Para entender este fenómeno tendríamos que recurrir al símil de las actuales autopistas, porque eso es lo que fue siempre el Rhin, una enorme autopista de peaje por la que han circulado, casi desde el momento en que se descubrió la posibilidad de aprovechar los cursos naturales de agua para el transporte, incontables mercancías.
Una vez completada tal configuración aún será necesario reforzarla con la imagen de una Alemania mucho más dividida de lo que hemos llegado a conocerla en los años de la guerra fría. Antaño este vasto país era un cúmulo de pequeños reinos, estados, señoríos, y condados más o menos independientes: a cada paso una frontera y –con ella- una invitación a satisfacer la codicia a través de las recaudaciones aduaneras.
Hechas estas dos salvedades estaremos en condiciones de digerir el por qué de la cantidad y distribución de tanto castillo, a lo largo del recorrido de ambas orillas.
Entre los muros de cada uno de estos castillos se hospeda una leyenda, una historia, cuando no un increíble museo, y sirva el ejemplo del de Marksburg, el que a todas luces parece mejor conservado, a 150 m sobre el nivel del Rhin y muy cerca de Coblenza (Koblenz); su colección de cinturones de castidad es una de las más completas del mundo.
O las ruinas de los castillos de los hermanos enemistados (Sterremberg y Liebenstein), que tras pelearse un domingo en la iglesia del pueblo –Bornhofen- decidieron construir el “muro de la discordia”, que los separaría por siempre y en lo que podría considerarse un anticipo de aquel otro muro que, siglos más tarde y también en este país, dividiría al mundo civilizado. A veces la historia se reescribe a sí misma, en una amplificación de su eco. Aquella definición de historia que algún día leí, y que me pareció tan elocuente: “sucesión de sucesos que se suceden sucesivamente” debería contemplar que tal sucesión tiene las funciones propias de la moviola.

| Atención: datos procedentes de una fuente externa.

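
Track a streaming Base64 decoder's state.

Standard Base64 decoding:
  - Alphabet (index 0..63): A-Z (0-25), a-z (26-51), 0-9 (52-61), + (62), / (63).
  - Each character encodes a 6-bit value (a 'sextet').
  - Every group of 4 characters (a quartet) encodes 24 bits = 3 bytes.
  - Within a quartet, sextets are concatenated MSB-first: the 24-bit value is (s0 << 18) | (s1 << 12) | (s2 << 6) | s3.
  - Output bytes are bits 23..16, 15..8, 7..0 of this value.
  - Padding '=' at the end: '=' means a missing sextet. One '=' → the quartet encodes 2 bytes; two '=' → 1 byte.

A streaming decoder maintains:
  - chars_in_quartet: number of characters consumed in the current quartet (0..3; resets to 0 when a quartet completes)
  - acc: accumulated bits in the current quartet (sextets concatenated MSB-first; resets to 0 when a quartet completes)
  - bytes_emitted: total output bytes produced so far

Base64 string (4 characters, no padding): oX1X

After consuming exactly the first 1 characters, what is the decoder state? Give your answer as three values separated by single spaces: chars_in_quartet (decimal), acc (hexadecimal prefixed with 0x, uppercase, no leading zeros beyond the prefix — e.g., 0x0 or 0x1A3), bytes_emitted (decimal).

Answer: 1 0x28 0

Derivation:
After char 0 ('o'=40): chars_in_quartet=1 acc=0x28 bytes_emitted=0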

Permítaseme citar también -con esto termino- aunque no se trate exactamente de castillos, al menos no de los que cabe esperar de la mano del hombre, a las “Siete Doncellas Vírgenes”: un cúmulo de abruptas y elevadas rocas acantiladas, en un meandro del río que precede la entrada a Loreley. Según la leyenda siete doncellas vírgenes se convirtieron aquí en rocas, por la dureza de sus corazones.